Last week at the lab I received a data dump: a gzip-compressed tarball with lots
of images in it. The images are all uncompressed .pgm, with the whole tarball
weighing in at ~ 1TB. I tried to extract it, and after chugging all day, it ran
out of disk space. Added more disk, tried again: out of space again. Just
getting a listing of the archive contents (tar tvfz) took something like 8
hours.
Clearly this is unreasonable. I made an executive decision to use .jpg files
instead: I'd take the small image quality hit for the massive gains in storage
efficiency. But the tarball has .pgm and just extracting the thing is
challenging. So I'm now extracting the archive, and converting all the .pgm
images to .jpg as soon as they hit disk. How? Glad you asked!

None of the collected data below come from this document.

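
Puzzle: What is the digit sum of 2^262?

2^262 = 7410693711188236507108543040556026102609279018600996098525285376506440296955904
Sum of its 79 digits: 331.

331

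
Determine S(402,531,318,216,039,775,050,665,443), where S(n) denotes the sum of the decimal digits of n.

100

4+0+2+5+3+1+3+1+8+2+1+6+0+3+9+7+7+5+0+5+0+6+6+5+4+4+3 = 100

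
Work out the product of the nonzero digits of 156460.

720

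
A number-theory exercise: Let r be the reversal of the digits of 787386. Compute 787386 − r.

Reverse of 787386 is 683787.
787386 − 683787 = 103599

103599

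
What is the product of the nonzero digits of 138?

24

1×3×8 = 24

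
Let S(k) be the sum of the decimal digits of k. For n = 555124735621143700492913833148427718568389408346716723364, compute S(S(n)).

First digit sum: 248.
2+4+8 = 14.

14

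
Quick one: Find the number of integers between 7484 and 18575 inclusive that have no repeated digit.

3796

The integers in [7484, 18575] that have no repeated digit: 7485, 7486, 7489, 7490, 7491, 7492, …, 18573, 18574.
3796 qualify.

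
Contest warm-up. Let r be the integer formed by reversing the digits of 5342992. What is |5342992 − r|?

2350557

Reverse of 5342992 is 2992435.
|5342992 − 2992435| = 2350557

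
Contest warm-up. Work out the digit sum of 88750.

8+8+7+5+0 = 28

28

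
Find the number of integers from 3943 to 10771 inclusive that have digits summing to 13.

The integers in [3943, 10771] that have digits summing to 13: 4009, 4018, 4027, 4036, 4045, 4054, …, 10741, 10750.
264 qualify.

264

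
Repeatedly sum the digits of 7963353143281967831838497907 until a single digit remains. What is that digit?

9

7+9+6+3+3+5+3+1+4+3+2+8+1+9+6+7+8+3+1+8+3+8+4+9+7+9+0+7 = 144
1+4+4 = 9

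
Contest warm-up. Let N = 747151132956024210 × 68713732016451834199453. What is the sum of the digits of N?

747151132956024210 × 68713732016451834199453 = 51339542725728621912777694524379036757130
Sum of its 41 digits: 186.

186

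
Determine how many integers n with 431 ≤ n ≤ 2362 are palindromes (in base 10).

71

The integers in [431, 2362] that are palindromes (in base 10): 434, 444, 454, 464, 474, 484, …, 2222, 2332.
71 qualify.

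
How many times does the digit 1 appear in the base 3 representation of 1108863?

1

1108863 in base 3 is 2002100002000.
The digit 1 appears 1 time.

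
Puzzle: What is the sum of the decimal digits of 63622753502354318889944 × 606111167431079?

181

63622753502354318889944 × 606111167431079 = 38562461400491746426915499837406169576
Sum of its 38 digits: 181.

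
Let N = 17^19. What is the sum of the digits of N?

98

17^19 = 239072435685151324847153
Sum of its 24 digits: 98.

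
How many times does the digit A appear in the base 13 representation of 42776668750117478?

3

42776668750117478 in base 13 is AB30A07293563A7.
The digit A appears 3 times.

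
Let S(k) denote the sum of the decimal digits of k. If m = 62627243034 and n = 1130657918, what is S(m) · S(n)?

1599

S(62627243034) = 6+2+6+2+7+2+4+3+0+3+4 = 39.
S(1130657918) = 1+1+3+0+6+5+7+9+1+8 = 41.
39 · 41 = 1599.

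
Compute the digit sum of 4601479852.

46

4+6+0+1+4+7+9+8+5+2 = 46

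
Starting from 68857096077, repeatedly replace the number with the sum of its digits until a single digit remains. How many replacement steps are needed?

68857096077 → 63 → 9 (2 steps)

2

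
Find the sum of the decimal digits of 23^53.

335

23^53 = 1484483274903662123910649371787557388904646690575971276894120737141310583
Sum of its 73 digits: 335.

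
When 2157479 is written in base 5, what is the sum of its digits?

19

2157479 in base 5 is 1023014404.
Digit sum: 1+0+2+3+0+1+4+4+0+4 = 19.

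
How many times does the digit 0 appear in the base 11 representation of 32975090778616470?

1

32975090778616470 in base 11 is 799197551275A760.
The digit 0 appears 1 time.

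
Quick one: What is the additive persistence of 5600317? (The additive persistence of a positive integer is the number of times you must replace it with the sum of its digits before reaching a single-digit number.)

2

5600317 → 22 → 4 (2 steps)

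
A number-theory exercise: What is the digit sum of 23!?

99

23! = 25852016738884976640000
Sum of its 23 digits: 99.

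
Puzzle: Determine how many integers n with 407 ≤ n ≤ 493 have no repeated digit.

63

The integers in [407, 493] that have no repeated digit: 407, 408, 409, 410, 412, 413, …, 492, 493.
63 qualify.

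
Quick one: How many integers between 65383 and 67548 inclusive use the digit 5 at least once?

The integers in [65383, 67548] that use the digit 5 at least once: 65383, 65384, 65385, 65386, 65387, 65388, …, 67547, 67548.
1032 qualify.

1032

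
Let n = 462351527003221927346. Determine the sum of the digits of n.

74

4+6+2+3+5+1+5+2+7+0+0+3+2+2+1+9+2+7+3+4+6 = 74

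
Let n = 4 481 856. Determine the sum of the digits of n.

36

4+4+8+1+8+5+6 = 36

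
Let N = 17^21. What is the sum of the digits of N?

17^21 = 69091933913008732880827217
Sum of its 26 digits: 116.

116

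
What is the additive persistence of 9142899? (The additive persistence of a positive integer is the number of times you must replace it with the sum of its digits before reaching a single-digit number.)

2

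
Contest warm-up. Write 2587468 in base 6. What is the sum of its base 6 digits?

18

2587468 in base 6 is 131243004.
Digit sum: 1+3+1+2+4+3+0+0+4 = 18.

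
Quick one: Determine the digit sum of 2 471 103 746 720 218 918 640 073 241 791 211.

121

2+4+7+1+1+0+3+7+4+6+7+2+0+2+1+8+9+1+8+6+4+0+0+7+3+2+4+1+7+9+1+2+1+1 = 121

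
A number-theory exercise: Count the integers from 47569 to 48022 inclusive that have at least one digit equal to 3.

The integers in [47569, 48022] that have at least one digit equal to 3: 47573, 47583, 47593, 47603, 47613, 47623, …, 48003, 48013.
81 qualify.

81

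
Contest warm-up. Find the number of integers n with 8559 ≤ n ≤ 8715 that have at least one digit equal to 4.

The integers in [8559, 8715] that have at least one digit equal to 4: 8564, 8574, 8584, 8594, 8604, 8614, …, 8704, 8714.
25 qualify.

25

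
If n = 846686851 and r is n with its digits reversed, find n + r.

1005373499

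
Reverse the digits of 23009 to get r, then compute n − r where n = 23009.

Reverse of 23009 is 90032.
23009 − 90032 = -67023

-67023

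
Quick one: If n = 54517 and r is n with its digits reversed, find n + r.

126062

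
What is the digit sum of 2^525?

728

2^525 = 109836762562089755439710412785302291476310964802292886550311415346968690934362496833960954250583272879636740982263693728593951807995466301001184452657840914432
Sum of its 159 digits: 728.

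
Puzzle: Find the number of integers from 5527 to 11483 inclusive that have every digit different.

The integers in [5527, 11483] that have every digit different: 5601, 5602, 5603, 5604, 5607, 5608, …, 10986, 10987.
2576 qualify.

2576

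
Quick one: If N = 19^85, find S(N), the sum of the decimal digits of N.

460

19^85 = 4943745220665013416622130055650473263726757930236695311442483036762574572597089739422226505532147191437533699
Sum of its 109 digits: 460.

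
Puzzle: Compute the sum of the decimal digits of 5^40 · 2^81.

5^40 · 2^81 = 21990232555520000000000000000000000000000000000000000
Sum of its 53 digits: 50.

50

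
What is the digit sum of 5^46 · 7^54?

364

5^46 · 7^54 = 613640987608681110150896116935502972119173939660186078981496393680572509765625
Sum of its 78 digits: 364.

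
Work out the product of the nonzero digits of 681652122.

6×8×1×6×5×2×1×2×2 = 11520

11520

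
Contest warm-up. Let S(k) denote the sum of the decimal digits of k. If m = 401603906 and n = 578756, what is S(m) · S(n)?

1102

S(401603906) = 4+0+1+6+0+3+9+0+6 = 29.
S(578756) = 5+7+8+7+5+6 = 38.
29 · 38 = 1102.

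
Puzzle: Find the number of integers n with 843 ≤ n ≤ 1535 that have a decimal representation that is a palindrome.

21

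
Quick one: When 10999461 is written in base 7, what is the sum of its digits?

10999461 in base 7 is 162331254.
Digit sum: 1+6+2+3+3+1+2+5+4 = 27.

27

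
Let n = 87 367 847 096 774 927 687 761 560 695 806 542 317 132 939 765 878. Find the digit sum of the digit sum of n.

First digit sum: 271.
2+7+1 = 10.

10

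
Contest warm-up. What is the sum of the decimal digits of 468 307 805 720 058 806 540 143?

4+6+8+3+0+7+8+0+5+7+2+0+0+5+8+8+0+6+5+4+0+1+4+3 = 94

94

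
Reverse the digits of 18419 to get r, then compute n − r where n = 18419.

-73062

Reverse of 18419 is 91481.
18419 − 91481 = -73062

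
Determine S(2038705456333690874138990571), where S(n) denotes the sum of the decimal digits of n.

2+0+3+8+7+0+5+4+5+6+3+3+3+6+9+0+8+7+4+1+3+8+9+9+0+5+7+1 = 126

126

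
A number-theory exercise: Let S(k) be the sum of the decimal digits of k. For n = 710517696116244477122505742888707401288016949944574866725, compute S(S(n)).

11

First digit sum: 263.
2+6+3 = 11.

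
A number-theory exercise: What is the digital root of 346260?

3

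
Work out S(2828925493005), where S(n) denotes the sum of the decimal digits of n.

57

2+8+2+8+9+2+5+4+9+3+0+0+5 = 57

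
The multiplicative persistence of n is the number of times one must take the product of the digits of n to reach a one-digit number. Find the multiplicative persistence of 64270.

1

64270 → 0 (1 step)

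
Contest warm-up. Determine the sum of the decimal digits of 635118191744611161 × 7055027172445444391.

159

635118191744611161 × 7055027172445444391 = 4480776100472647661564166238143447951
Sum of its 37 digits: 159.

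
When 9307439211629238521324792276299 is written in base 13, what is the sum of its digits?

163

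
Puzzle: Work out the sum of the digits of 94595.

32

9+4+5+9+5 = 32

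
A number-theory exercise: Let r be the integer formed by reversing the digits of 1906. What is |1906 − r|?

Reverse of 1906 is 6091.
|1906 − 6091| = 4185

4185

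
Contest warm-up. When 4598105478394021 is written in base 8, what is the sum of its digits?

62

4598105478394021 in base 8 is 202537173353370245.
Digit sum: 2+0+2+5+3+7+1+7+3+3+5+3+3+7+0+2+4+5 = 62.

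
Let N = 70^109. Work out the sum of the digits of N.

70^109 = 1305227939201292014528313176276968928001249110077400839115038451821150802274449576205527736070000000000000000000000000000000000000000000000000000000000000000000000000000000000000000000000000000000000000
Sum of its 202 digits: 358.

358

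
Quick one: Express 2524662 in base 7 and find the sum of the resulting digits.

2524662 in base 7 is 30313350.
Digit sum: 3+0+3+1+3+3+5+0 = 18.

18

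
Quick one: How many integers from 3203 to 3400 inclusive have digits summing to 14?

The integers in [3203, 3400] that have digits summing to 14: 3209, 3218, 3227, 3236, 3245, 3254, …, 3371, 3380.
19 qualify.

19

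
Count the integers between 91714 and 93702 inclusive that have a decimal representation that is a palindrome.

The integers in [91714, 93702] that have a decimal representation that is a palindrome: 91719, 91819, 91919, 92029, 92129, 92229, …, 93539, 93639.
20 qualify.

20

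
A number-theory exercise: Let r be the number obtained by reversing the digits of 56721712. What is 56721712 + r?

Reverse of 56721712 is 21712765.
56721712 + 21712765 = 78434477

78434477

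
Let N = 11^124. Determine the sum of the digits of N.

11^124 = 1357353476561849937427520199681492097231976065318997729695477395105372610650488384370543193682515126029745934323188174458941797841
Sum of its 130 digits: 619.

619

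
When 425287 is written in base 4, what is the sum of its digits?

425287 in base 4 is 1213311013.
Digit sum: 1+2+1+3+3+1+1+0+1+3 = 16.

16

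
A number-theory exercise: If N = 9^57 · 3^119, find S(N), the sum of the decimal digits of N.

9^57 · 3^119 = 1476564251485392778927857721313837180933869708288569663932077079002031653266328641356763872492873429131586567523
Sum of its 112 digits: 531.

531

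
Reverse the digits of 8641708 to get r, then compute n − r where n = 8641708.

570240

Reverse of 8641708 is 8071468.
8641708 − 8071468 = 570240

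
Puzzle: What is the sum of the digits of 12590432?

1+2+5+9+0+4+3+2 = 26

26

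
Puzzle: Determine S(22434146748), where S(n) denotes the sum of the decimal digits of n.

45

2+2+4+3+4+1+4+6+7+4+8 = 45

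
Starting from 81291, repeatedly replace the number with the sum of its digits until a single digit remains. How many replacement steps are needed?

2

81291 → 21 → 3 (2 steps)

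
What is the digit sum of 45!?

207

45! = 119622220865480194561963161495657715064383733760000000000
Sum of its 57 digits: 207.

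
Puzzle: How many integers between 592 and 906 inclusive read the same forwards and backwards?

The integers in [592, 906] that read the same forwards and backwards: 595, 606, 616, 626, 636, 646, …, 888, 898.
31 qualify.

31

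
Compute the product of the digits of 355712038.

3×5×5×7×1×2×0×3×8 = 0

0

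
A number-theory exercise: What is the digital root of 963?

9

9+6+3 = 18
1+8 = 9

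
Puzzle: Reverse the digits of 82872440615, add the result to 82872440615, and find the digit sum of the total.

Reversal of 82872440615 is 51604427828; 82872440615 + 51604427828 = 134476868443.
Digit sum of 134476868443: 1+3+4+4+7+6+8+6+8+4+4+3 = 58.

58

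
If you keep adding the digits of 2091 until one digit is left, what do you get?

2+0+9+1 = 12
1+2 = 3
(Equivalently, 2091 mod 9 = 3.)

3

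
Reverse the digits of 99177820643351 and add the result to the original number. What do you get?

114512423520550

Reverse of 99177820643351 is 15334602877199.
99177820643351 + 15334602877199 = 114512423520550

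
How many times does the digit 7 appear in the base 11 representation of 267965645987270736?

267965645987270736 in base 11 is 591701272A5919A8A.
The digit 7 appears 2 times.

2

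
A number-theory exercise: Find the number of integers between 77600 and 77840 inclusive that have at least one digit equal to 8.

79

The integers in [77600, 77840] that have at least one digit equal to 8: 77608, 77618, 77628, 77638, 77648, 77658, …, 77839, 77840.
79 qualify.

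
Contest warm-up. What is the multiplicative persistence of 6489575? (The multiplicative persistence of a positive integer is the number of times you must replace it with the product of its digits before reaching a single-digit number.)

6489575 → 302400 → 0 (2 steps)

2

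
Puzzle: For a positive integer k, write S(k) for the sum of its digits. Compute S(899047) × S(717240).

S(899047) = 8+9+9+0+4+7 = 37.
S(717240) = 7+1+7+2+4+0 = 21.
37 · 21 = 777.

777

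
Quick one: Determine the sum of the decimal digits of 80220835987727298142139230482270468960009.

8+0+2+2+0+8+3+5+9+8+7+7+2+7+2+9+8+1+4+2+1+3+9+2+3+0+4+8+2+2+7+0+4+6+8+9+6+0+0+0+9 = 177

177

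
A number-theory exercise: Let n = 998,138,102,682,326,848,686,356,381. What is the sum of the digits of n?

134

9+9+8+1+3+8+1+0+2+6+8+2+3+2+6+8+4+8+6+8+6+3+5+6+3+8+1 = 134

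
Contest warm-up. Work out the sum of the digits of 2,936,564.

35

2+9+3+6+5+6+4 = 35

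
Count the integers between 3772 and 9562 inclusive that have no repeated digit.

2964

The integers in [3772, 9562] that have no repeated digit: 3780, 3781, 3782, 3784, 3785, 3786, …, 9561, 9562.
2964 qualify.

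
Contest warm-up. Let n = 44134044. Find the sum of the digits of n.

24

4+4+1+3+4+0+4+4 = 24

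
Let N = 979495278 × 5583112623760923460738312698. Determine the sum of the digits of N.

144

979495278 × 5583112623760923460738312698 = 5468632451516015130712595681378440044
Sum of its 37 digits: 144.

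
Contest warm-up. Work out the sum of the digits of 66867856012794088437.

6+6+8+6+7+8+5+6+0+1+2+7+9+4+0+8+8+4+3+7 = 105

105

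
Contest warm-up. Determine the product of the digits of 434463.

4×3×4×4×6×3 = 3456

3456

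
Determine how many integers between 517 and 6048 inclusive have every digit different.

The integers in [517, 6048] that have every digit different: 517, 518, 519, 520, 521, 523, …, 6047, 6048.
2894 qualify.

2894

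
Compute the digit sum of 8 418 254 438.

47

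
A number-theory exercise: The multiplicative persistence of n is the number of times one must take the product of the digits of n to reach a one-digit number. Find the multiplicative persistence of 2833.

3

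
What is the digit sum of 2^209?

284

2^209 = 822752278660603021077484591278675252491367932816789931674304512
Sum of its 63 digits: 284.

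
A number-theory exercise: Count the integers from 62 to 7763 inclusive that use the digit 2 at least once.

The integers in [62, 7763] that use the digit 2 at least once: 62, 72, 82, 92, 102, 112, …, 7752, 7762.
2841 qualify.

2841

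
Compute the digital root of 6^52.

9

The digital root of n equals n mod 9 (or 9 when 9 | n), so we need 6^52 mod 9.
6^52 ≡ 0 (mod 9), so the digital root is 9.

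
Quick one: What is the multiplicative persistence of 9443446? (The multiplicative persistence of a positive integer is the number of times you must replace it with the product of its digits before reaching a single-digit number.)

9443446 → 41472 → 224 → 16 → 6 (4 steps)

4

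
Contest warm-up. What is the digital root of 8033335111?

1

8+0+3+3+3+3+5+1+1+1 = 28
2+8 = 10
1+0 = 1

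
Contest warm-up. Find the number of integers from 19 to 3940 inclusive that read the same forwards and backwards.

127

The integers in [19, 3940] that read the same forwards and backwards: 22, 33, 44, 55, 66, 77, …, 3773, 3883.
127 qualify.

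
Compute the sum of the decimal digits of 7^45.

7^45 = 107006904423598033356356300384937784807
Sum of its 39 digits: 163.

163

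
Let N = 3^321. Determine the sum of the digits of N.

585

3^321 = 1431933221433912343459435510743493220748674559117715541550256824437315960641550425377500316402721134722265221484510890221119247045866928844005034495251203
Sum of its 154 digits: 585.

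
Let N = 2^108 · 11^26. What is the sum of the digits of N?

265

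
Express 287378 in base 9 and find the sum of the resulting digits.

287378 in base 9 is 477178.
Digit sum: 4+7+7+1+7+8 = 34.

34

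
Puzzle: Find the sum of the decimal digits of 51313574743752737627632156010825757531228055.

178

5+1+3+1+3+5+7+4+7+4+3+7+5+2+7+3+7+6+2+7+6+3+2+1+5+6+0+1+0+8+2+5+7+5+7+5+3+1+2+2+8+0+5+5 = 178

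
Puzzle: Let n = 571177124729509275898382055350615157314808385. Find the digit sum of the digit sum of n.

4

First digit sum: 202.
2+0+2 = 4.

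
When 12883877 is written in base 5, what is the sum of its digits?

21

12883877 in base 5 is 11244241002.
Digit sum: 1+1+2+4+4+2+4+1+0+0+2 = 21.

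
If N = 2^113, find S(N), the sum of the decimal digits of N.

158

2^113 = 10384593717069655257060992658440192
Sum of its 35 digits: 158.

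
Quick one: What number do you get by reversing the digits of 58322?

22385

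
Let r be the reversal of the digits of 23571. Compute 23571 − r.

6039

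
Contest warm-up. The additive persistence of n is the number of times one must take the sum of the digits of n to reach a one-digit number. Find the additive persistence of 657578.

3

657578 → 38 → 11 → 2 (3 steps)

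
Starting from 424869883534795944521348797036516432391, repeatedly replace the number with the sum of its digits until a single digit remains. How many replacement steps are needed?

424869883534795944521348797036516432391 → 191 → 11 → 2 (3 steps)

3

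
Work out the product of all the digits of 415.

4×1×5 = 20

20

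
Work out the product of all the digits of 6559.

1350

6×5×5×9 = 1350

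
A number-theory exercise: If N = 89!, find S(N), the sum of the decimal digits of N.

549

89! = 16507955160908461081216919262453619309839666236496541854913520707833171034378509739399912570787600662729080382999756800000000000000000000
Sum of its 137 digits: 549.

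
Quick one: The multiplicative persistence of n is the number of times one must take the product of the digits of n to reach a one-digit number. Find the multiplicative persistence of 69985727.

69985727 → 1905120 → 0 (2 steps)

2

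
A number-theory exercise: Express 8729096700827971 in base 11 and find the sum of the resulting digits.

8729096700827971 in base 11 is 20A93A5137599206.
Digit sum: 2+0+10+9+3+10+5+1+3+7+5+9+9+2+0+6 = 81.

81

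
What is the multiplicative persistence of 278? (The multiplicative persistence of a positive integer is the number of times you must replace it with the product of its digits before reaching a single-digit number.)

278 → 112 → 2 (2 steps)

2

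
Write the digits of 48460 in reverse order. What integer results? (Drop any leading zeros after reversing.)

Reversing 48460 gives 6484.

6484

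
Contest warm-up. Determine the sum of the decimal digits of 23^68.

23^68 = 395815547546888589884785370897911374203232682951121784754739562406761602882294255015821358881
Sum of its 93 digits: 448.

448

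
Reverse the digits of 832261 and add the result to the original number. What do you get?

994499

Reverse of 832261 is 162238.
832261 + 162238 = 994499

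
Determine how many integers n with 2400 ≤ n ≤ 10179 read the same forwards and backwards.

78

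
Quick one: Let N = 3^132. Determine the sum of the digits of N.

3^132 = 955004950796825236893190701774414011919935138974343129836853841
Sum of its 63 digits: 288.

288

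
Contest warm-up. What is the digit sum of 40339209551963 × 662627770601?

124

40339209551963 × 662627770601 = 26729880493223806753239763
Sum of its 26 digits: 124.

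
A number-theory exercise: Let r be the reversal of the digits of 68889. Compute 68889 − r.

-29997

Reverse of 68889 is 98886.
68889 − 98886 = -29997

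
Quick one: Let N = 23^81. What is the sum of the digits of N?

575

23^81 = 199505428583424551679895455175383779355358100716985185998909941221796774964943927385447953187055123587793878423
Sum of its 111 digits: 575.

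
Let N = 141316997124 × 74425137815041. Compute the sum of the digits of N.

111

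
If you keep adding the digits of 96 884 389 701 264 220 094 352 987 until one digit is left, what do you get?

9+6+8+8+4+3+8+9+7+0+1+2+6+4+2+2+0+0+9+4+3+5+2+9+8+7 = 126
1+2+6 = 9

9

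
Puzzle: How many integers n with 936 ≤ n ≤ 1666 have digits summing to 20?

24

The integers in [936, 1666] that have digits summing to 20: 938, 947, 956, 965, 974, 983, …, 1649, 1658.
24 qualify.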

I'm running two parallel terminal sessions (I'm using screen, but you can do
whatever you like).
Session 1
< archive.tar.gz unpigz -p20 | tar xv
Here I'm just extracting the archive to disk normally. Using unpigz instead of
plain, old tar to get parallelization.
Session 2
inotifywait -r PATH -e close_write -m | mawk -Winteractive '/pgm$/ { print $1$3 }' | parallel -v -j10 'convert {} -quality 96 {.}.jpg && rm {}'
This is the secret sauce. I'm using inotifywait to tell me when any file is
closed for writing in a subdirectory of PATH. Then I mawk it to only tell me
when .pgm files are done being written, then I convert them to .jpg, and
delete the .pgm when that's done. I'm using GNU Parallel to parallelize the
image conversion. Otherwise the image conversion doesn't keep up.
This is going to take at least all day, but I'm reasonably confident that it will actually finish successfully, and I can then actually do stuff with the data.